# 2009 USA GSD National Championship



## wicked1996 (Aug 28, 2002)

Hey everyone! I finally finished up with all of the competitors I was able to get shots of at the Nationals. Here is a link to my favorites from the trial:

5DogsPhotography by Betty  

For those of you that didn't know, I ended up being the photographer for the event!!


----------



## FredD (Jul 5, 2009)

Real nice pictures!


----------



## BlkCzechGSD (Jul 9, 2009)

great shots!!some were really intense wow!


----------



## alaman (May 3, 2006)

Great pictures. I just bought one of a friend of mine for her Christmas gift.


----------



## wicked1996 (Aug 28, 2002)

Thank you Fred, BlkCzechGSD and Alaman!

LOL alaman, I was wondering who it was that bought that print! Thank you very much!


----------



## kindevog (Dec 4, 2008)

Betty Nice shots thank you so much for steping up on short notice

Jeff


----------



## wicked1996 (Aug 28, 2002)

You are very welcome Jeff and thank you!! It was nice to meet you!
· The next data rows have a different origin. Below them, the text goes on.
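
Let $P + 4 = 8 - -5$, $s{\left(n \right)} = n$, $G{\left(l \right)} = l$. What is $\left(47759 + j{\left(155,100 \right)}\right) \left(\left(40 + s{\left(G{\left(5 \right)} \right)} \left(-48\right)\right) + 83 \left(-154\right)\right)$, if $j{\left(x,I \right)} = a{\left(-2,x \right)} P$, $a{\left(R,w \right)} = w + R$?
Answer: $-637883552$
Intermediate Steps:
$P = 9$ ($P = -4 + \left(8 - -5\right) = -4 + \left(8 + 5\right) = -4 + 13 = 9$)
$a{\left(R,w \right)} = R + w$
$j{\left(x,I \right)} = -18 + 9 x$ ($j{\left(x,I \right)} = \left(-2 + x\right) 9 = -18 + 9 x$)
$\left(47759 + j{\left(155,100 \right)}\right) \left(\left(40 + s{\left(G{\left(5 \right)} \right)} \left(-48\right)\right) + 83 \left(-154\right)\right) = \left(47759 + \left(-18 + 9 \cdot 155\right)\right) \left(\left(40 + 5 \left(-48\right)\right) + 83 \left(-154\right)\right) = \left(47759 + \left(-18 + 1395\right)\right) \left(\left(40 - 240\right) - 12782\right) = \left(47759 + 1377\right) \left(-200 - 12782\right) = 49136 \left(-12982\right) = -637883552$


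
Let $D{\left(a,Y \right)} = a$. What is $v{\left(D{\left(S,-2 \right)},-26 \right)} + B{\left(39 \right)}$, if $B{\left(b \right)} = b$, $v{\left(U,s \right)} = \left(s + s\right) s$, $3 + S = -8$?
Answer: $1391$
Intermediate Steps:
$S = -11$ ($S = -3 - 8 = -11$)
$v{\left(U,s \right)} = 2 s^{2}$ ($v{\left(U,s \right)} = 2 s s = 2 s^{2}$)
$v{\left(D{\left(S,-2 \right)},-26 \right)} + B{\left(39 \right)} = 2 \left(-26\right)^{2} + 39 = 2 \cdot 676 + 39 = 1352 + 39 = 1391$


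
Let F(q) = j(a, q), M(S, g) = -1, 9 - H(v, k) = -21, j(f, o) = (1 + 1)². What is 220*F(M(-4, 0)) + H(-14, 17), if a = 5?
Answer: 910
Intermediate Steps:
j(f, o) = 4 (j(f, o) = 2² = 4)
H(v, k) = 30 (H(v, k) = 9 - 1*(-21) = 9 + 21 = 30)
F(q) = 4
220*F(M(-4, 0)) + H(-14, 17) = 220*4 + 30 = 880 + 30 = 910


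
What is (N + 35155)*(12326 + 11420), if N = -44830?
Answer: -229742550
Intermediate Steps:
(N + 35155)*(12326 + 11420) = (-44830 + 35155)*(12326 + 11420) = -9675*23746 = -229742550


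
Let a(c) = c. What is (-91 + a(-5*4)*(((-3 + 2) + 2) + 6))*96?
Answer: -22176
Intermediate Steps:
(-91 + a(-5*4)*(((-3 + 2) + 2) + 6))*96 = (-91 + (-5*4)*(((-3 + 2) + 2) + 6))*96 = (-91 - 20*((-1 + 2) + 6))*96 = (-91 - 20*(1 + 6))*96 = (-91 - 20*7)*96 = (-91 - 140)*96 = -231*96 = -22176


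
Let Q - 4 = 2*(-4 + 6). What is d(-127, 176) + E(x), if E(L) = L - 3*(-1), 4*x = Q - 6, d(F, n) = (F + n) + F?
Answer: -149/2 ≈ -74.500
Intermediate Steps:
d(F, n) = n + 2*F
Q = 8 (Q = 4 + 2*(-4 + 6) = 4 + 2*2 = 4 + 4 = 8)
x = ½ (x = (8 - 6)/4 = (¼)*2 = ½ ≈ 0.50000)
E(L) = 3 + L (E(L) = L + 3 = 3 + L)
d(-127, 176) + E(x) = (176 + 2*(-127)) + (3 + ½) = (176 - 254) + 7/2 = -78 + 7/2 = -149/2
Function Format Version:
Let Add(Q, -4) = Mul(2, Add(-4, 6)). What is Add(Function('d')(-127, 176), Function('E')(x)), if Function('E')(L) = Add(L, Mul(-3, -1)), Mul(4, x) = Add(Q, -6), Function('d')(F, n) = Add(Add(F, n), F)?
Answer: Rational(-149, 2) ≈ -74.500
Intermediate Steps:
Function('d')(F, n) = Add(n, Mul(2, F))
Q = 8 (Q = Add(4, Mul(2, Add(-4, 6))) = Add(4, Mul(2, 2)) = Add(4, 4) = 8)
x = Rational(1, 2) (x = Mul(Rational(1, 4), Add(8, -6)) = Mul(Rational(1, 4), 2) = Rational(1, 2) ≈ 0.50000)
Function('E')(L) = Add(3, L) (Function('E')(L) = Add(L, 3) = Add(3, L))
Add(Function('d')(-127, 176), Function('E')(x)) = Add(Add(176, Mul(2, -127)), Add(3, Rational(1, 2))) = Add(Add(176, -254), Rational(7, 2)) = Add(-78, Rational(7, 2)) = Rational(-149, 2)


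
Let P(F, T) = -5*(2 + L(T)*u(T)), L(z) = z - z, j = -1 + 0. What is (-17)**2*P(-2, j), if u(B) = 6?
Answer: -2890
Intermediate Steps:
j = -1
L(z) = 0
P(F, T) = -10 (P(F, T) = -5*(2 + 0*6) = -5*(2 + 0) = -5*2 = -10)
(-17)**2*P(-2, j) = (-17)**2*(-10) = 289*(-10) = -2890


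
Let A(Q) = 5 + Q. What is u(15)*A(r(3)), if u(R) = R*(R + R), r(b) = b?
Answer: 3600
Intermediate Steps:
u(R) = 2*R² (u(R) = R*(2*R) = 2*R²)
u(15)*A(r(3)) = (2*15²)*(5 + 3) = (2*225)*8 = 450*8 = 3600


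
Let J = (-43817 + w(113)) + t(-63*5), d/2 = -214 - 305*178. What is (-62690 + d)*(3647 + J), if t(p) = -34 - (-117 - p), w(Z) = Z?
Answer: 6917540722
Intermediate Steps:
d = -109008 (d = 2*(-214 - 305*178) = 2*(-214 - 54290) = 2*(-54504) = -109008)
t(p) = 83 + p (t(p) = -34 + (117 + p) = 83 + p)
J = -43936 (J = (-43817 + 113) + (83 - 63*5) = -43704 + (83 - 315) = -43704 - 232 = -43936)
(-62690 + d)*(3647 + J) = (-62690 - 109008)*(3647 - 43936) = -171698*(-40289) = 6917540722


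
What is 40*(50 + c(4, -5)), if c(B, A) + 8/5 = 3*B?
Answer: 2416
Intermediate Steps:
c(B, A) = -8/5 + 3*B
40*(50 + c(4, -5)) = 40*(50 + (-8/5 + 3*4)) = 40*(50 + (-8/5 + 12)) = 40*(50 + 52/5) = 40*(302/5) = 2416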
Did you see the Assistant Dog shots! <wink>


----------



## Bullet (Dec 14, 2000)

Hi Betty,

Thanks for the photo's. The assistant dog is Hex, the IPOFH champ.

Al


----------



## gsdlove212 (Feb 3, 2006)

Very nice pictures Betty! I really enjoyed looking through them!


----------



## nh_greg (Jul 12, 2002)

Nice pictures Betty!!!


----------



## rokanhaus (Mar 20, 2006)

AMAZING shots!


----------



## alaman (May 3, 2006)

Great service too. I ordered yesterday and got notice it has shipped already.


----------



## wicked1996 (Aug 28, 2002)

Thank you GSDlove, Greg and Kandi!

You are very welcome Al!!

Thanks alaman!! That's so nice to hear!!







I have found that the lab I chose has a very quick turn around....so far! They usually ship within 3 days. They say they will ship within 5-7 days (I think, don't remember), but my order arrived 5 days after I placed it. I think it all depends on how busy the lab is.


----------



## Barb E (Jun 6, 2004)

Nice job as always Betty!!


----------